Genetica delle Tireopatie Autoimmuni
Le patologie autoimmuni della tiroide mostrano chiaramente una tendenza ad aggregarsi nell’ambito di alcune famiglie. In circa il 50% dei parenti di primo grado dei soggetti con Tiroidite di Hashimoto e nei gemelli monocoriali di soggetti con tiroidite di Hashimoto o Morbo di Basedow vengono riscontrati anticorpi anti-tiroide ed è presente un’elevata frequenza degli antigeni HLA-DR5 o HLA-B8/DR3.
I SINTOMI DELLA MALATTIA DI HASHIMOTO
Nelle fasi d’esordio i pazienti con Tiroidite di Hashimoto non presentano sintomi. Molto frequente, tuttavia, è la comparsa di un gozzo di dimensioni inizialmente molto contenute ma che tende gradualmente ad ingrandirsi, spesso non dolente ed evolutivamente destinato allo stato atrofico.
Accade che, per periodi di durata variabile, la funzione tiroidea possa risultare ben conservata e i pazienti, in questi casi, sono detti ‘eutiroidei’. Nel tempo, tuttavia, possono manifestarsi diversi gradi di ipotiroidismo (subclinico o clinico).
Solitamente la Tiroidite di Hashimoto progredisce verso l’ipotiroidismo clinico che, ovviamente, avrà bisogno di un’opportuna e calibrata terapia sostitutiva con ormone sintetico.
Classicamente la sintomatologia è a lenta progressione e sul piano clinico si manifesta con:
- astenia e tendenza alla facile stancabilità
- turbe dell’umore e della concentrazione
- tendenza al sovrappeso a fronte di una progressiva inappetenza
- stipsi
- scarsa tolleranza al freddo
- vertigini
Altri segni clinici spesso associati all’evoluzione ipofunzione della Tiroidite sono:
- diradamento dei capelli
- disfonia (raucedine)
- disfagia (difficoltà ad ingoiare)
- secchezza della pelle e delle mucose
- macroglossia (ingrossamento della lingua)
Raramente può comparire un ipertiroidismo transitorio a risoluzione spontanea nell’arco di qualche settimana (hashitossicosi), dovuto al rilascio di ormoni tiroidei da parte della tiroide danneggiata.
Con una certa frequenza la Tiroidite Cronica Autoimmune può associarsi ad altre patologie autoimmuni come la gastrite cronica atrofica, l’anemia emolitica autoimmune, il diabete mellito tipo 1, il morbo di Addison, la celiachia ed altre ancora.
LA DIAGNOSI DI TIROIDITE DI HASHIMOTO
La diagnosi di Tiroidite di Hashimoto si basa su esami del sangue ed esame ecografico.
L’emoagglutinazione passiva, l’immunofluorescenza indiretta, la radioimmunologia e l’immunoenzimatica sono le metodiche di laboratorio che possono mettere in evidenza valori eventualmente elevati di anticorpi anti-tireoperossidasi (anti-TPO) e anti-tireoglobulina (anti-TG), in presenza di una funzionalità tiroidea variabile dall’eutiroidismo all’ipotiroidismo subclinico e fino all’ipotiroidismo clinico.
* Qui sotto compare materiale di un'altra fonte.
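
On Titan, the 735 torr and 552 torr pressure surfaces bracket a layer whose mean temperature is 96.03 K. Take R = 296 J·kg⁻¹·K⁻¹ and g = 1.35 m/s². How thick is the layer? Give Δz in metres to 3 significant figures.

Δz ≈ 6030 m

Hypsometric equation: Δz = (R T̄/g) ln(P₁/P₂).
R T̄/g = 296 × 96.03 / 1.35 = 21055 m.
ln(735/552) = ln(1.3315) = 0.28631.
Δz = 21055 × 0.28631 = 6028.3 m.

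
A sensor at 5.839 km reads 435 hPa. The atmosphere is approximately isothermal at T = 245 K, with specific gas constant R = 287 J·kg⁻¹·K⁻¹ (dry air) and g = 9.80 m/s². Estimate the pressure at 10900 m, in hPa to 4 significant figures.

P ≈ 214.9 hPa

Scale height: H = RT/g = 287 × 245 / 9.80 = 7175.0 m.
Between two levels, P₂ = P₁ exp(−Δz/H) with Δz = z₂ − z₁.
Δz = 10900 − 5839.0 = 5061.0 m; Δz/H = 5061.0/7175.0 = 0.70537.
P₂ = 435 × exp(−0.70537) = 435 × 0.49393 = 214.86 hPa.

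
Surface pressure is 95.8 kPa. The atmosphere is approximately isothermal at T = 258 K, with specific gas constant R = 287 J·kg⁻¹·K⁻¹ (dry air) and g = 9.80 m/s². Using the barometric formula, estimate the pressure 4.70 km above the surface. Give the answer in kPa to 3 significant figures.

P ≈ 51.4 kPa

Scale height: H = RT/g = 287 × 258 / 9.80 = 7555.7 m.
Barometric formula: P = P₀ exp(−z/H).
z/H = 4700.0/7555.7 = 0.62205; exp(−0.62205) = 0.53684.
P = 95.8 × 0.53684 = 51.429 kPa.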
Raramente gli autoanticorpi sono assenti (5% dei casi).
Per verificare i livelli di funzionalità della ghiandola, si misurano i valori ematici degli ormoni tiroidei, soprattutto della T4 (triiodotironina), ma anche del TSH (ormone tireostimolante, prodotto dall’ipofisi per stimolare la tiroide). Più alto è il valore del TSH nel sangue, più compromesso sarà il funzionamento della tiroide. D’altro canto, bassi livelli di TSH nel sangue sono indicativi di ipertiroidismo.
L’ecografia della tiroide potrà confermare il quadro clinico.
Un’attenzione particolare va riservata alle donne in gravidanza, considerando che lo stato gravidico può rendere clinicamente evidente un’eventuale preesistente alterazione funzionale della tiroide fino a quel momento rimasta latente.
LA TERAPIA DELLA MALATTIA DI HASHIMOTO
Non è necessaria alcuna terapia se il paziente è asintomatico, mostra un gozzo piccolo e livelli di TSH nella norma. Sarà bene, tuttavia, che egli si sottoponga a visite periodiche allo scopo di tenere sotto controllo la malattia.
Il trattamento sostitutivo con LT4 (Levotiroxina) è obbligatorio quando viene riscontrato un sicuro e accertato ipotiroidismo. Tale terapia, inoltre, andrà eseguita nei casi con gozzo o disturbi clinici (astenia, obesità, dislipidemia) in qualche modo riconducibili all’ipotiroidismo, anche se il livello di TSH è solo di poco superiore ai valori considerati normali.